FSL-SAGE: Accelerating Federated Split Learning via Smashed Activation Gradient Estimation
As models grow ever larger (e.g. modern neural nets and foundation models), traditional federated learning (FL) begins to strain client devices that lack the memory or compute capacity to host full models. Split learning (SL) offers one workaround by splitting the model between client and server — but it often introduces significant latency and communication overhead because the server must serially assist each client’s training step. Prior hybrid approaches that embed local “auxiliary” losses let clients train in parallel, but they lose server feedback and risk accuracy degradation. The key tension: how to balance client resource constraints, parallel training, and fidelity to the server’s learning objective.

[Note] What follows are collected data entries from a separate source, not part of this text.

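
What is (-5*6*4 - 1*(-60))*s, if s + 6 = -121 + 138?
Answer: -660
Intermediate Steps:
s = 11 (s = -6 + (-121 + 138) = -6 + 17 = 11)
(-5*6*4 - 1*(-60))*s = (-5*6*4 - 1*(-60))*11 = (-30*4 + 60)*11 = (-120 + 60)*11 = -60*11 = -660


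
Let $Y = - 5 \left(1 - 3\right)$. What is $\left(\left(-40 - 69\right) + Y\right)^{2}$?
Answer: $9801$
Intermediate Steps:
$Y = 10$ ($Y = \left(-5\right) \left(-2\right) = 10$)
$\left(\left(-40 - 69\right) + Y\right)^{2} = \left(\left(-40 - 69\right) + 10\right)^{2} = \left(-109 + 10\right)^{2} = \left(-99\right)^{2} = 9801$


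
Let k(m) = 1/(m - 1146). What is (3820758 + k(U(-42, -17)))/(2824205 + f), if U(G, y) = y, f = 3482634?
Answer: 403958323/666804887 ≈ 0.60581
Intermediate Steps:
k(m) = 1/(-1146 + m)
(3820758 + k(U(-42, -17)))/(2824205 + f) = (3820758 + 1/(-1146 - 17))/(2824205 + 3482634) = (3820758 + 1/(-1163))/6306839 = (3820758 - 1/1163)*(1/6306839) = (4443541553/1163)*(1/6306839) = 403958323/666804887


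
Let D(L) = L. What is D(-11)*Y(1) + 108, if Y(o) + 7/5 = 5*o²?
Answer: 342/5 ≈ 68.400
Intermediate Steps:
Y(o) = -7/5 + 5*o²
D(-11)*Y(1) + 108 = -11*(-7/5 + 5*1²) + 108 = -11*(-7/5 + 5*1) + 108 = -11*(-7/5 + 5) + 108 = -11*18/5 + 108 = -198/5 + 108 = 342/5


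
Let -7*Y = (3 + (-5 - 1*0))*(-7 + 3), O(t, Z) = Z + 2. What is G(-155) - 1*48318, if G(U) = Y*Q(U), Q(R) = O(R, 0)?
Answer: -338242/7 ≈ -48320.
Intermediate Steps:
O(t, Z) = 2 + Z
Q(R) = 2 (Q(R) = 2 + 0 = 2)
Y = -8/7 (Y = -(3 + (-5 - 1*0))*(-7 + 3)/7 = -(3 + (-5 + 0))*(-4)/7 = -(3 - 5)*(-4)/7 = -(-2)*(-4)/7 = -⅐*8 = -8/7 ≈ -1.1429)
G(U) = -16/7 (G(U) = -8/7*2 = -16/7)
G(-155) - 1*48318 = -16/7 - 1*48318 = -16/7 - 48318 = -338242/7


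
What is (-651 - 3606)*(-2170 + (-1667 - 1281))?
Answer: 21787326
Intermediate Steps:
(-651 - 3606)*(-2170 + (-1667 - 1281)) = -4257*(-2170 - 2948) = -4257*(-5118) = 21787326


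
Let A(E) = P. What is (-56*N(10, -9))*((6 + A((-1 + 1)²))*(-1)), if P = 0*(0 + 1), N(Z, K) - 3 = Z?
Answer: 4368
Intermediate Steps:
N(Z, K) = 3 + Z
P = 0 (P = 0*1 = 0)
A(E) = 0
(-56*N(10, -9))*((6 + A((-1 + 1)²))*(-1)) = (-56*(3 + 10))*((6 + 0)*(-1)) = (-56*13)*(6*(-1)) = -728*(-6) = 4368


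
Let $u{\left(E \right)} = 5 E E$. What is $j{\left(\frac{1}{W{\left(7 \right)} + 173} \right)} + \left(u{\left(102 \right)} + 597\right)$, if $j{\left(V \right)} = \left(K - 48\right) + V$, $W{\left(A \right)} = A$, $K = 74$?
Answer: $\frac{9475741}{180} \approx 52643.0$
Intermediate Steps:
$u{\left(E \right)} = 5 E^{2}$
$j{\left(V \right)} = 26 + V$ ($j{\left(V \right)} = \left(74 - 48\right) + V = 26 + V$)
$j{\left(\frac{1}{W{\left(7 \right)} + 173} \right)} + \left(u{\left(102 \right)} + 597\right) = \left(26 + \frac{1}{7 + 173}\right) + \left(5 \cdot 102^{2} + 597\right) = \left(26 + \frac{1}{180}\right) + \left(5 \cdot 10404 + 597\right) = \left(26 + \frac{1}{180}\right) + \left(52020 + 597\right) = \frac{4681}{180} + 52617 = \frac{9475741}{180}$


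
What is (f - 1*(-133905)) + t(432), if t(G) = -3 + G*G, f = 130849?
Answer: 451375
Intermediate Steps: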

We introduce FSL-SAGE (Federated Split Learning via Smashed Activation Gradient Estimation), a new algorithm that retains parallelism like FL but splits the model like SL. Each client holds a client-side model plus a small auxiliary model. The auxiliary model is trained to estimate the server-side gradient feedback — i.e., it approximates how the server would respond to the client’s “cut-layer” activations. The client uses that estimate to update its parameters, without waiting for the server to compute and send back gradients each round. Periodically, the auxiliary model is realigned (retrained) using real server feedback to stay in sync. This design introduces multiple time scales (client updates, server updates, auxiliary alignment), which complicates convergence analysis.
Theoretically, FSL-SAGE achieves a stationary convergence rate of \( \mathcal{O}(1/\sqrt{T}) \) for \(T\) rounds, matching classical FL bounds despite its split structure — a nontrivial result given the estimation errors introduced by auxiliary models. Empirically, the method outperforms state-of-the-art federated split methods in both communication efficiency and accuracy on benchmark tasks (e.g. ResNet-18, GPT2-medium) (openreview.net). In effect, FSL-SAGE offers a practical route toward scalable, privacy-preserving training of large models on edge devices: reducing client load, accelerating convergence, and preserving performance across heterogeneous clients.